New York nightmares return to cryptocurrency exchanges like Kraken with a lengthy request for financial and operational details initiated by the New York Attorney General’s Office. It seems Kraken was still on the list of New York Bitcoin exchanges even though they deliberately left the state because of the AG’s 2015 Bitlicense bill.
All other 12 exchanges like Coinbase, Bitrexx, and Gemini have shown their support and expected compliance to the questionnaire’s two-week deadline of May 1st. However, Kraken’s CEO, Jesse Powell, has a different opinion about the state’s intentions.
He tweeted that Kraken is relieved that “[they] can dodge this bullet… Kraken left New York because New York is hostile to crypto and this ‘questionnaire’ we received today proves that New York is not only hostile to crypto, it is hostile to business.”
The Virtual Markets Integrity Initiative Questionnaire that can be read here, bears a similar resemblance to the requirements needed to obtain a Bitlicense only that the survey looks like an unofficial audit of the bill itself. This makes the motive behind the initiative seem doubtful as it is being portrayed as a precaution to Bitcoin buyers and altcoin traders.
Attorney General Eric Schneiderman says, the initiative is for the consumer as “consumers don’t have the basic facts they need to assess the fairness, integrity, and security of these trading platforms.” In an effort to protect the users of cryptocurrency platforms, Schneiderman says the questionnaire would begin “promoting the accountability and transparency in the virtual marketplace…”
Opponents to the AG’s involvement in Bitcoin exchange regulation include more than Kraken’s discontent of the initial demands of a Bitlicense. Assembly member Ron Kim has begun a proposal to amend the Bitcoin bill. He has many problems with the restrictions set in place that hinders the chances of start ups to build a business and the potential of the cryptocurrency market to gain profits for the state New York.
There are layers of problems with both Bitlicense requirements and its faithful follow up survey with only minimal benefits as a security measure.

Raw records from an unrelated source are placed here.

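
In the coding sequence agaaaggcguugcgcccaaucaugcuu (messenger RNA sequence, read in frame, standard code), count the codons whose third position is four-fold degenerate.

4

Codon 1 AGA (Arg): third position 2-fold.
Codon 2 AAG (Lys): third position 2-fold.
Codon 3 GCG (Ala): third position 4-fold.
Codon 4 UUG (Leu): third position 2-fold.
Codon 5 CGC (Arg): third position 4-fold.
Codon 6 CCA (Pro): third position 4-fold.
Codon 7 AUC (Ile): third position 3-fold.
Codon 8 AUG (Met): third position 1-fold.
Codon 9 CUU (Leu): third position 4-fold.
Four-fold degenerate third positions: 4.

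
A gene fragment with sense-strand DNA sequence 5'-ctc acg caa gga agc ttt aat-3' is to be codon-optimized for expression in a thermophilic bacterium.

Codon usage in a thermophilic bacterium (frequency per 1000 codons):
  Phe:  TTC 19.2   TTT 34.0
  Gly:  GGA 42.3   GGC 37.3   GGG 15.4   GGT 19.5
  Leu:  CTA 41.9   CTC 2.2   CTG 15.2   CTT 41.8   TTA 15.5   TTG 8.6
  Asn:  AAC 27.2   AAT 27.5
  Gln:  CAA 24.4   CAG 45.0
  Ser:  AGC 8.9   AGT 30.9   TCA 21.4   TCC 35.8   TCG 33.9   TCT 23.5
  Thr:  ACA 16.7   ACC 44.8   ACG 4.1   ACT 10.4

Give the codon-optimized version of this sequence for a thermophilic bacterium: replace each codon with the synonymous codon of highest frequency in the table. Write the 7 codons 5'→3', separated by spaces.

Codon 1 (Leu): best is CTA at 41.9.
Codon 2 (Thr): best is ACC at 44.8.
Codon 3 (Gln): best is CAG at 45.0.
Codon 4 (Gly): best is GGA at 42.3.
Codon 5 (Ser): best is TCC at 35.8.
Codon 6 (Phe): best is TTT at 34.0.
Codon 7 (Asn): best is AAT at 27.5.

CTA ACC CAG GGA TCC TTT AAT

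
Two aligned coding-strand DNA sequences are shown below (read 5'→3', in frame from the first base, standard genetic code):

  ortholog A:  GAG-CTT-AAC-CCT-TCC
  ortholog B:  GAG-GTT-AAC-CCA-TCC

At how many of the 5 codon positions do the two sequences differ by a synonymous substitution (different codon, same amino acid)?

1

Codon 1: GAG Glu / GAG Glu — identical.
Codon 2: CTT Leu / GTT Val — nonsynonymous.
Codon 3: AAC Asn / AAC Asn — identical.
Codon 4: CCT Pro / CCA Pro — synonymous.
Codon 5: TCC Ser / TCC Ser — identical.
Synonymous differences: 1.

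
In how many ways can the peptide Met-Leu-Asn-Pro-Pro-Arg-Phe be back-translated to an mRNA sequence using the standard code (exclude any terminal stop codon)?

2304

Met: 1 codon.
Leu: 6 codons.
Asn: 2 codons.
Pro: 4 codons.
Pro: 4 codons.
Arg: 6 codons.
Phe: 2 codons.
1 × 6 × 2 × 4 × 4 × 6 × 2 = 2304.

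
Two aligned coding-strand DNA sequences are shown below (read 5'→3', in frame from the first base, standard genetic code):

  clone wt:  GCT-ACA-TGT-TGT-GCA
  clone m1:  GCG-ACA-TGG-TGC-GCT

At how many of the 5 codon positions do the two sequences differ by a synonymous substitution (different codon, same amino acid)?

Codon 1: GCT Ala / GCG Ala — synonymous.
Codon 2: ACA Thr / ACA Thr — identical.
Codon 3: TGT Cys / TGG Trp — nonsynonymous.
Codon 4: TGT Cys / TGC Cys — synonymous.
Codon 5: GCA Ala / GCT Ala — synonymous.
Synonymous differences: 3.

3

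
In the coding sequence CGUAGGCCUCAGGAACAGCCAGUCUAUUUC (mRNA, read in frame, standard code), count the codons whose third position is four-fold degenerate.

Codon 1 CGU (Arg): third position 4-fold.
Codon 2 AGG (Arg): third position 2-fold.
Codon 3 CCU (Pro): third position 4-fold.
Codon 4 CAG (Gln): third position 2-fold.
Codon 5 GAA (Glu): third position 2-fold.
Codon 6 CAG (Gln): third position 2-fold.
Codon 7 CCA (Pro): third position 4-fold.
Codon 8 GUC (Val): third position 4-fold.
Codon 9 UAU (Tyr): third position 2-fold.
Codon 10 UUC (Phe): third position 2-fold.
Four-fold degenerate third positions: 4.

4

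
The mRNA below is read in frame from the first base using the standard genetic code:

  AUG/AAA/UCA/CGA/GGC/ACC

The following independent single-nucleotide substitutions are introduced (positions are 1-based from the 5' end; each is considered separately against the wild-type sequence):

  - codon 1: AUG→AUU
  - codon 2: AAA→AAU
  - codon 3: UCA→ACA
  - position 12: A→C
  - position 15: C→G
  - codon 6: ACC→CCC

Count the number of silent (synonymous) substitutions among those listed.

Codon 1: AUG (Met) → AUU (Ile) — missense.
Codon 2: AAA (Lys) → AAU (Asn) — missense.
Codon 3: UCA (Ser) → ACA (Thr) — missense.
Codon 4: CGA (Arg) → CGC (Arg) — synonymous.
Codon 5: GGC (Gly) → GGG (Gly) — synonymous.
Codon 6: ACC (Thr) → CCC (Pro) — missense.
Synonymous: 2 of 6.

2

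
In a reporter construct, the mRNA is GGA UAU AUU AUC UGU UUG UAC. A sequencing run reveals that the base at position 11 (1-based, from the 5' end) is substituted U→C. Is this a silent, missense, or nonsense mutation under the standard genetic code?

Position 11 falls in codon 4: AUC → Ile.
After the substitution the codon is ACC → Thr.
Ile ≠ Thr, so this is a missense mutation.

missense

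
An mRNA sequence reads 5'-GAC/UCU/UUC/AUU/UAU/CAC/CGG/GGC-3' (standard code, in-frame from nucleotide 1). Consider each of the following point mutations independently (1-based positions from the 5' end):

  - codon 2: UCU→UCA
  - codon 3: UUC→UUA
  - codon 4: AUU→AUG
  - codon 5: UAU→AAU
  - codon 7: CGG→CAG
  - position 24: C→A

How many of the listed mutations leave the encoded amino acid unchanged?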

- For starters, the application fee to even be considered as a legitimate Bitcoin exchange in New York is $5,000 followed by legal fees to align with the bill’s demands. The questionnaire also requires a lot of leg work in a short amount of time.
- It keeps startups from establishing their business since to be compliant means a large workforce and operational costs.
- Bitlicense holders lose profit while trying to maintain their license.
Overall, the attempt at gaining information from cryptocurrency exchanges seems to go against the discretion of their intended anonymous operations. Shouldn’t it be up to the experts who know their own blockchain and security measures to build a reputation of trust among their users, not a government issued mandate? The intention of the AG is more geared toward regulations that diminish rather than encourage and grow Bitcoin exchange companies. The state even raised electricity prices specifically to decrease the amount mining energy used for cryptocurrency companies.
The initiative to gather Bitcoin exchange information continues to cause more problems than solutions. Regulations only keep potential companies from succeeding while making compliant companies more commercial and dependent upon government licensing and fiat currency statures. The claimed intention of safety for consumers also is questionable as the bill and questionnaire do not offer a more secure solution to the problems of hacking while coins sit in online wallets. The only ones who can fix these issues are the engineers of the crypto world not politicians.